Unless, of course, you’re Christopher Nolan. The 46-year-old British filmmaker is arguably the best and most popular working director at the moment and his reputation will only be bolstered by this week’s release of the buzzed-about Dunkirk. Nolan’s work has earned critical acclaim and massive box office dollars over the years. But how exactly did he do it and why do audiences love him so much?
To answer those questions, let’s look at Nolan’s biggest strengths.
One of Nolan’s strongest attributes behind the camera is his ability to effectively tell non-linear narratives. Rather than lay out his stories A-Z, Nolan prefers to hop around to different points in time and layer his films with concurrently overlapping points of view. Think about how much fun it was trying to solve Memento‘s puzzle box mystery in reverse order or how The Prestige‘s escape room structure gets better with multiple viewings. What about the far reach of Interstellar‘s decades-spanning tale or the audaciousness of Inception‘s dream-within-a-dream foundation?
Not only does this approach actively engage audiences, it also spices up what could otherwise be a standard crime drama or love story. It’s a clever gimmick that works every time Nolan employs it.
Big Blockbuster Ideas
At this point, drawing a comparison from Nolan to Steven Spielberg is played out and lazy. But there’s no denying a specific similarity between the two. One of Spielberg’s most attractive qualities is his ability to synthesize big ideas normally reserved for Oscar bait and seamlessly infuse them into blockbuster fare. Nolan does this too.
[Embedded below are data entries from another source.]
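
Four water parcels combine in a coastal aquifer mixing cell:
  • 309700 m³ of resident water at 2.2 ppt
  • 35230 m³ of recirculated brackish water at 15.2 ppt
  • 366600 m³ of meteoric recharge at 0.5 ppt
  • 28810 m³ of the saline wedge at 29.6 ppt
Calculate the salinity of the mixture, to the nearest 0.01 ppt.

3.04 ppt

Weighted by volume,
salt = 309,700×2.2 + 35,230×15.2 + 366,600×0.5 + 28,810×29.6 = 681,340 + 535,496 + 183,300 + 852,776 = 2,252,912
volume = 309,700 + 35,230 + 366,600 + 28,810 = 740,340 m³
S = 2,252,912 / 740,340 = 3.0431 ppt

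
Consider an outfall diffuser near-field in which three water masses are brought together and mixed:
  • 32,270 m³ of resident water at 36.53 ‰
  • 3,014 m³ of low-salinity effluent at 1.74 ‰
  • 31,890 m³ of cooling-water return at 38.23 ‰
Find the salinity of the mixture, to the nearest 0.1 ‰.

Conserving salt mass:
salt = 32,270×36.53 + 3,014×1.74 + 31,890×38.23 = 1,178,823.1 + 5,244.36 + 1,219,154.7 = 2,403,222.16
volume = 32,270 + 3,014 + 31,890 = 67,174 m³
S = 2,403,222.16 / 67,174 = 35.776 ‰

35.8 ‰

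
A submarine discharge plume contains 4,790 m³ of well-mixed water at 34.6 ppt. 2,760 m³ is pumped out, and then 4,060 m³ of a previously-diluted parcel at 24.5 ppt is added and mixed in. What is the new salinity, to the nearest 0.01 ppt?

Remaining after removal: 2,030 m³ at 34.6 ppt (salt = 70,238)
After addition: salt = 70,238 + 4,060×24.5 = 169,708; volume = 6,090 m³
S = 169,708 / 6,090 = 27.8667 ppt

27.87 ppt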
Feelings of loss, guilt and rage result in a cracked psyche and a lifelong pursuit to fill an internal emptiness and blaze an uncompromisingly moral path for others. Does that description sound more like the protagonist of an independent drama or Batman? Because it’s Batman. Nolan grounded his Dark Knight trilogy—which is still the best superhero franchise of all time—in relatable emotion as he does with many of his mainstream blockbusters.
Overall, audiences love Nolan because he blends tentpole action entertainment with a focus on the human condition all while delivering it in slick, attention piquing ways.
Now I’m going to go re-watch The Dark Knight for the 117th time.